The Star Tribune's opinion editors would serve their readers well if they run again that so-instructive photo of Nelson Mandela and Fidel Castro in fraternal embrace in 1991 (Dec. 9, 2013); it speaks volumes about how most of the world views Cuba. Mandela traveled there shortly after release from prison in South Africa to thank its people. "Were it not," he told a mass audience, "what you did [in defeating the apartheid army in Angola in 1988], I would not be able to be here today."

Fast-forward to 2014 when, at the request of the World Health Organization, Cuba sent 256 medical volunteers to West Africa to successfully combat the Ebola scourge — the only government to do so.
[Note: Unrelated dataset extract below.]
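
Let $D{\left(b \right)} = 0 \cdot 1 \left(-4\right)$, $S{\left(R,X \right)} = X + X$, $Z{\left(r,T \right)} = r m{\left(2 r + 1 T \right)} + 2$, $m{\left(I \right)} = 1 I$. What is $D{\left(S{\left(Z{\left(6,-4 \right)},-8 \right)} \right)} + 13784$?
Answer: $13784$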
As for Sack's scurrilous cartoon, it deserves nothing more enlightening in response than what it pretended to portray. In place of "Castro regime" on the bloodied hanging body, write, "U.S. Guantanamo base" — what many Americans do know about a prison on Cuban soil. Ironically, Sack in his very next cartoon reminded many of us of another example of the nobility of the revolution — Cuba's offer in September 2005 to send 1,650 volunteers to New Orleans to help relieve the suffering of those, like members of my own family, from the post-Katrina floodwaters. The Bush administration rejected the offer.

As for the timeworn charge that Cubans aren't allowed to think for themselves, consider the all-so-public event on March 22, 2016, in Havana. Visiting U.S. President Barack Obama spoke to the Cuban people on television and in the press, uncensored, including his criticisms of the government. Former President Jimmy Carter did something similar in 2002. Would Washington ever invite a Cuban head of state to do the same?

If the charge of the critics, including now Sanders, is that there are limits on civil liberties in Cuba, they are right. Not surprising given its geography — 90 miles from an implacable foe for six decades, and the mightiest military power in history.

Where I differ with the critics is the assumption that those limits are in place against the desires of the majority of the Cuban people. Traveling to the island since 1983 has taught me that they accept those limits as the price they pay for defending their revolution. Think a bit about U.S. history when Abraham Lincoln limited civil liberties to defend the revolutionary project he led, to overthrow the slavocracy. Obama in his Havana speech sought to convince Cubans to lower their guard, to be less vigilant. They didn't. That's even truer today with the Trump administration's tightening of the blockade.

Are there Cubans who try to make virtue out of necessity? Certainly. But most Cubans look forward to the day when they can have more political space — necessary for the advancement of their revolutionary project.

To the critics who charge that Cuban leaders use the threat of Washington in a self-serving way, consider what they often say in response: "If you think we're using it as an excuse, then deny us the excuse — remove the threat." We in the Minnesota Cuba Committee work with anyone who wants to end the 60-year old blockade, to let the Cuban people and not Washington decide their own destiny.

August Nimtz, of the Minnesota Cuba Committee, is a professor of political science and African-American and African studies at the University of Minnesota.